DSO Artistic Director and Chief Conductor Jonathon Tooby says the partnership between movement and music has evolved over thousands of years.
“One has always greatly enhanced the other. This can be said of the music of all the great classical ballet composers.”
Indeed, ballet is the gateway to some of the greatest and most recognised music in the classical canon.
Play Tchaikovsky’s ‘Dance of the Sugar Plum Fairies’ from The Nutcracker Suite at a party and you’ll be hard pressed to find a person who doesn’t recognise it.
“For me Tchaikovsky was the master of writing music to beautifully mimic human emotion and fantasy.
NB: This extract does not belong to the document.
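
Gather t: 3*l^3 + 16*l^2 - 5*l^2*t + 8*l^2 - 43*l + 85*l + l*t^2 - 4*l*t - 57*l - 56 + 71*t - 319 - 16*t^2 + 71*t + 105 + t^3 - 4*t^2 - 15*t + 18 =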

It is without a question what Tchaikovsky’s intention was,” says Tooby.
“This is what you hear in his ballet music, which is why so many people relate to it and why his name is always tied to ballet.”
The party test applied to a score like ‘Dance of the Knights’ from the ballet Romeo and Juliet by fellow Russian composer Prokofiev should, likewise, produce the same results.
“Prokofiev totally captures the foreboding of the evils written into the story. It is distinctly disturbed and has a heaviness I think we have all related to at some time in our lives.”
For Tooby, programming a concert of dance music is a first and he says sifting through all the amazing material written for ballet has been a joy. But he’s particularly excited about the special guests joining the orchestra for Tchaikovsky’s The Nutcracker Suite, complete with sugar plum fairies.
“As an orchestra of and for the community, DSO is excited to be joined by our friends at Palmerston Ballet School to bring this joyous music to life.”